Comuni al voto il 26 maggio. Campione d’Italia e Plesio senza candidati. A Cantù e Mariano possibile il secondo turno

Seggi elettorali

Campione d’Italia rimarrà senza sindaco. Ieri sono scaduti i termini per presentare le candidature per le amministrative del prossimo 26 maggio e, nonostante il tentativo, all’ultimo minuto, di una raccolta firme per una lista, non ci sono aspiranti consiglieri né persone disponibili a rivestire la carica di primo cittadino. La crisi dell’enclave si trascina da tempo e la situazione del Comune, in stato di dissesto, è drammatica. I dipendenti del municipio sono senza stipendio da 13 mesi. Le redini del paese sono al momento nelle mani del commissario Giorgio Zanzi, nominato dopo l’addio dell’ex sindaco Roberto Salmoiraghi. «Ahimé, non si è presentato nessuno – conferma Zanzi – C’erano voci sul fatto che, in queste condizioni, non ci fossero i presupposti per svolgere al meglio il mandato di sindaco, ma c’era sempre la possibilità che qualcuno si facesse avanti. Il problema è soprattutto la difficoltà del Comune sotto il profilo finanziario».
Sempre tra le vicende dell’enclave, da registrare l’uscita dal collegio dei curatori fallimentari del Casinò di Sandro Litigio, presidente dell’Ordine dei Commercialisti. «Una decisione presa nei giorni scorsi in accordo con il Tribunale e i colleghi – spiega Litigio – Non essendoci più necessità di un collegio a tre dopo i lavori della fase critica».
Tornando alle elezioni, non si è fatto avanti alcun candidato neppure a Plesio, mentre a Sorico, altro paese commissariato, c’è una lista. Complessivamente, sono 95 i centri della provincia di Como nei quali i cittadini saranno chiamati a votare.

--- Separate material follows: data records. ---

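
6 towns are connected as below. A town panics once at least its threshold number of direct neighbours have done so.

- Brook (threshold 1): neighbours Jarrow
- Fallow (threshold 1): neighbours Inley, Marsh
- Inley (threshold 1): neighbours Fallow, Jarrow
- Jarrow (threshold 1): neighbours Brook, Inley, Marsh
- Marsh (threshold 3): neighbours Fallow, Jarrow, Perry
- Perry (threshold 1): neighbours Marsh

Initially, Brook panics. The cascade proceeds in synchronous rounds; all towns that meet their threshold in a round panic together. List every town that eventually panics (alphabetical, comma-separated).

Round 1 — Brook panics (initial).
Round 2 — checking thresholds:
  Jarrow: 1 of 3 neighbours ≥ 1, panics.
Round 3 — checking thresholds:
  Inley: 1 of 2 neighbours ≥ 1, panics.
  Marsh: 1 of 3 neighbours < 3, below threshold.
Round 4 — checking thresholds:
  Fallow: 1 of 2 neighbours ≥ 1, panics.
  Marsh: 1 of 3 neighbours < 3, below threshold.
Round 5 — no new panics; cascade stops.

Brook, Fallow, Inley, Jarrow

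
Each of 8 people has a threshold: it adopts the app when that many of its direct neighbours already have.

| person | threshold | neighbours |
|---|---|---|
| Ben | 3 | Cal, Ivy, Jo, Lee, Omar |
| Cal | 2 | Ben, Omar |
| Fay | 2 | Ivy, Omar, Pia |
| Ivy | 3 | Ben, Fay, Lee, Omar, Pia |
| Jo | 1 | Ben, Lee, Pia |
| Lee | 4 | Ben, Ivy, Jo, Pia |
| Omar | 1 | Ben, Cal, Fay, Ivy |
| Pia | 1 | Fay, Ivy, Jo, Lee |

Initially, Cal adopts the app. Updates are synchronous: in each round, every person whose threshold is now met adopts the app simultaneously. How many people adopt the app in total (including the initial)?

Round 1 — Cal adopts the app (initial).
Round 2 — checking thresholds:
  Ben: 1 of 5 neighbours < 3, holds.
  Omar: 1 of 4 neighbours ≥ 1, adopts the app.
Round 3 — no new adoptions; cascade stops.

2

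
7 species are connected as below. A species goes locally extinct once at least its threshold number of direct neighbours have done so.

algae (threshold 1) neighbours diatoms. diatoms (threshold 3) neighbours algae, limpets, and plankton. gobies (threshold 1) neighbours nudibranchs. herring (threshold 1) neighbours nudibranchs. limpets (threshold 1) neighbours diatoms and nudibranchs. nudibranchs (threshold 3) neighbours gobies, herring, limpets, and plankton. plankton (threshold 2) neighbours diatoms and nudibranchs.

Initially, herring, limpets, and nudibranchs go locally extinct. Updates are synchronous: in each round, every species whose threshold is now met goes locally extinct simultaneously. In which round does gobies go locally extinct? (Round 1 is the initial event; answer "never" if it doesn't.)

2

Round 1 — herring, limpets, nudibranchs go locally extinct (initial).
Round 2 — checking thresholds:
  diatoms: 1 of 3 neighbours < 3, not yet.
  gobies: 1 of 1 neighbours ≥ 1, goes locally extinct.
  plankton: 1 of 2 neighbours < 2, not yet.
Round 3 — no new extinctions; cascade stops.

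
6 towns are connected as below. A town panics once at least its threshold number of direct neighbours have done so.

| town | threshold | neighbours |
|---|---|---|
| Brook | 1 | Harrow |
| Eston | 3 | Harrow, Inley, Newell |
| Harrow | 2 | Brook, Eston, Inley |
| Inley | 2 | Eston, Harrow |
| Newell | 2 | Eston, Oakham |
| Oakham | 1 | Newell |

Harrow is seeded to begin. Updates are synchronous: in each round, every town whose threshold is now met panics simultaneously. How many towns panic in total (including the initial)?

Round 1 — Harrow panics (initial).
Round 2 — checking thresholds:
  Brook: 1 of 1 neighbours ≥ 1, panics.
  Eston: 1 of 3 neighbours < 3, holds.
  Inley: 1 of 2 neighbours < 2, holds.
Round 3 — no new panics; cascade stops.

2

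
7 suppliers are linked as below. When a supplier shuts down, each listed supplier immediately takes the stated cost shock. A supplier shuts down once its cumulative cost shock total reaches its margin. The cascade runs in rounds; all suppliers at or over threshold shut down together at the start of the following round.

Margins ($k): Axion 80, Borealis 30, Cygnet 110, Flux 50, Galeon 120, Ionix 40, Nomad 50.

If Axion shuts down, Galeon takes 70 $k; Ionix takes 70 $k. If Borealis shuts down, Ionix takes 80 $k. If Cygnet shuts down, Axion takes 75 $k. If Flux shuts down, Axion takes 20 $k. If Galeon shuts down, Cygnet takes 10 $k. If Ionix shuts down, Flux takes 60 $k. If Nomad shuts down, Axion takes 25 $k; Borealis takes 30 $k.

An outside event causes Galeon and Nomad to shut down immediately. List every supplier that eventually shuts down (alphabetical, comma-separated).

Round 1 — Galeon, Nomad shut down (initial).
  Axion: +25 → 25 < 80
  Borealis: +30 → 30 ≥ 30
  Cygnet: +10 → 10 < 110
Round 2 — Borealis shuts down.
  Ionix: +80 → 80 ≥ 40
Round 3 — Ionix shuts down.
  Flux: +60 → 60 ≥ 50
Round 4 — Flux shuts down.
  Axion: +20 → 45 < 80
No further shutdowns.

Borealis, Flux, Galeon, Ionix, Nomad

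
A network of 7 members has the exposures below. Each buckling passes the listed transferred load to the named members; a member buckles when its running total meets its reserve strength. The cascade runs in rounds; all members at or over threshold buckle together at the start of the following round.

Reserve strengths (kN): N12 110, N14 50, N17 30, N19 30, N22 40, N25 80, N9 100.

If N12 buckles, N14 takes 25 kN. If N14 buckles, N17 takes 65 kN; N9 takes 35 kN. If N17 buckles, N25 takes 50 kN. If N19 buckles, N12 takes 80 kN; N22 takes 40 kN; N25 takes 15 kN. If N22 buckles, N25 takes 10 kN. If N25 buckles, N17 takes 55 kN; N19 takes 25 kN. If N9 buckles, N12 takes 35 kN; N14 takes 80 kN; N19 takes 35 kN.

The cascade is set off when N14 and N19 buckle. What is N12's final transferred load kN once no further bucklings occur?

80

Round 1 — N14, N19 buckle (initial).
  N12: +80 → 80 < 110
  N17: +65 → 65 ≥ 30
  N22: +40 → 40 ≥ 40
  N25: +15 → 15 < 80
  N9: +35 → 35 < 100
Round 2 — N17, N22 buckle.
  N25: +50+10 → 75 < 80
No further bucklings.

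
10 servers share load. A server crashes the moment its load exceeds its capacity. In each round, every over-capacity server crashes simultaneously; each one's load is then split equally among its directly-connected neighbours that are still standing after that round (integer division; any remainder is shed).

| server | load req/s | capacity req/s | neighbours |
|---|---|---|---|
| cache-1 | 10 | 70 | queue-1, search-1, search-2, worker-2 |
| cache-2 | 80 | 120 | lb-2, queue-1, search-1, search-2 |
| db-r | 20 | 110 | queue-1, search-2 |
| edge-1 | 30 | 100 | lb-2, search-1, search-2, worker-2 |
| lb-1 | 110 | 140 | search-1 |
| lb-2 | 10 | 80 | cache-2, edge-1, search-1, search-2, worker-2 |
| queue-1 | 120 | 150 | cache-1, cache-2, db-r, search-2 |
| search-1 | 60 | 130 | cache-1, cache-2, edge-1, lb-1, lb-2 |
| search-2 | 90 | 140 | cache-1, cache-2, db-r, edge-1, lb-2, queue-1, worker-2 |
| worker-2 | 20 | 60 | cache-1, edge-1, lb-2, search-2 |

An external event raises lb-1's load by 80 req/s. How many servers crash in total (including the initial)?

10

Round 1 — lb-1 at 190 > 140. lb-1 crashes.
  lb-1 sheds 190 req/s to search-1: 190 each.
    search-1: 60+190 = 250 > 130
Round 2 — search-1 crashes.
  search-1 sheds 250 req/s to cache-1, cache-2, edge-1, lb-2: 62 each (2 lost).
    cache-1: 10+62 = 72 > 70
    cache-2: 80+62 = 142 > 120
    edge-1: 30+62 = 92 ≤ 100
    lb-2: 10+62 = 72 ≤ 80
Round 3 — cache-1, cache-2 crash.
  cache-1 sheds 72 req/s to queue-1, search-2, worker-2: 24 each.
    queue-1: 120+24 = 144 ≤ 150
    search-2: 90+24 = 114 ≤ 140
    worker-2: 20+24 = 44 ≤ 60
  cache-2 sheds 142 req/s to lb-2, queue-1, search-2: 47 each (1 lost).
    lb-2: 72+47 = 119 > 80
    queue-1: 144+47 = 191 > 150
    search-2: 114+47 = 161 > 140
Round 4 — lb-2, queue-1, search-2 crash.
  lb-2 sheds 119 req/s to edge-1, worker-2: 59 each (1 lost).
    edge-1: 92+59 = 151 > 100
    worker-2: 44+59 = 103 > 60
  queue-1 sheds 191 req/s to db-r: 191 each.
    db-r: 20+191 = 211 > 110
  search-2 sheds 161 req/s to db-r, edge-1, worker-2: 53 each (2 lost).
    db-r: 211+53 = 264 > 110
    edge-1: 151+53 = 204 > 100
    worker-2: 103+53 = 156 > 60
Round 5 — db-r, edge-1, worker-2 crash.
  db-r sheds 264 req/s: no online neighbours, lost.
  edge-1 sheds 204 req/s: no online neighbours, lost.
  worker-2 sheds 156 req/s: no online neighbours, lost.
No further crashes.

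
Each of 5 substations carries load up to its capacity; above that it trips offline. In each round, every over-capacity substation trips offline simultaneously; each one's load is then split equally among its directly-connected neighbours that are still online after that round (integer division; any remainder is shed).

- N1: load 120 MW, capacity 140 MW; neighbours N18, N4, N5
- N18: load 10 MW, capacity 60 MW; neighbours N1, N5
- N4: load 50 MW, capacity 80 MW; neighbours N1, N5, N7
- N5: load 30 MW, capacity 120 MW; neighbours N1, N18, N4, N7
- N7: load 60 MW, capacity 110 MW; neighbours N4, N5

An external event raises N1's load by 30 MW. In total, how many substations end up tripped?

5

Round 1 — N1 at 150 > 140. N1 trips offline.
  N1 sheds 150 MW to N18, N4, N5: 50 each.
    N18: 10+50 = 60 ≤ 60
    N4: 50+50 = 100 > 80
    N5: 30+50 = 80 ≤ 120
Round 2 — N4 trips offline.
  N4 sheds 100 MW to N5, N7: 50 each.
    N5: 80+50 = 130 > 120
    N7: 60+50 = 110 ≤ 110
Round 3 — N5 trips offline.
  N5 sheds 130 MW to N18, N7: 65 each.
    N18: 60+65 = 125 > 60
    N7: 110+65 = 175 > 110
Round 4 — N18, N7 trip offline.
  N18 sheds 125 MW: no online neighbours, lost.
  N7 sheds 175 MW: no online neighbours, lost.
No further trips.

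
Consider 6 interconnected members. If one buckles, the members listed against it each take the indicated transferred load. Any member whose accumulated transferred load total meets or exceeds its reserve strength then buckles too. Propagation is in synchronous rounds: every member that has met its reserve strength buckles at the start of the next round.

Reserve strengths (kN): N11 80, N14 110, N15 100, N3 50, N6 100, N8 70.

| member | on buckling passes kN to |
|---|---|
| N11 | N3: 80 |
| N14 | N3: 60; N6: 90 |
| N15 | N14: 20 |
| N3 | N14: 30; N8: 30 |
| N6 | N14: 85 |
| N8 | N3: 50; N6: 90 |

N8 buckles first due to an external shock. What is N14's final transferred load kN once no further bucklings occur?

30

Round 1 — N8 buckles (initial).
  N3: +50 → 50 ≥ 50
  N6: +90 → 90 < 100
Round 2 — N3 buckles.
  N14: +30 → 30 < 110
No further bucklings.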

Urne aperte a Cantù, dopo il caso dell’incompatibilità del primo cittadino eletto nel 2017, Edgardo Arosio. L’altra città con oltre 15mila abitanti è Mariano Comense. In entrambi i casi è previsto il doppio turno e quindi il ballottaggio nel caso in cui il prossimo 26 maggio non ci sarà alcun candidato che raccoglierà il 50% più uno dei consensi.
Qualche curiosità. Sono diversi i paesi che avranno un solo candidato sindaco. In questi casi, il voto è valido esclusivamente se alle urne si reca almeno la metà degli aventi diritto. Ad Argegno, dopo un solo mandato il sindaco uscente Roberto De Angeli si candida tra i consiglieri e cede il testimone ad Anna Dotti. A Tremezzina, i candidati alla poltrona di sindaco sono tre, tutti ex primi cittadini: Mauro Guerra, Bruno Bordoli e Claudia Lingeri.
A Zelbio ha deciso di non correre per il suo quinto mandato (non consecutivo) l’imprenditore Giuseppe Sorbini. Amministratore delegato di Enervit e presidente dell’Equipe Enervit, 63 anni, 4 figli, sarà in lista come candidato consigliere in appoggio al suo attuale vicesindaco, il giornalista Matteo Vanetti. Per impegni di lavoro non siederà così sul principale scranno della “sua” Zelbio, dove è stato sindaco dal 1999 al 2009 e poi dal 2014 al 2019, oltre ad essere stato per tre amministrazioni consigliere.
Sarà una sfida a due a Zelbio, con Vanetti contrapposto a un altro ex assessore del paese, Alberto Mascheroni, fotografo e imprenditore con un B&B nei pressi del Pian del Tivano.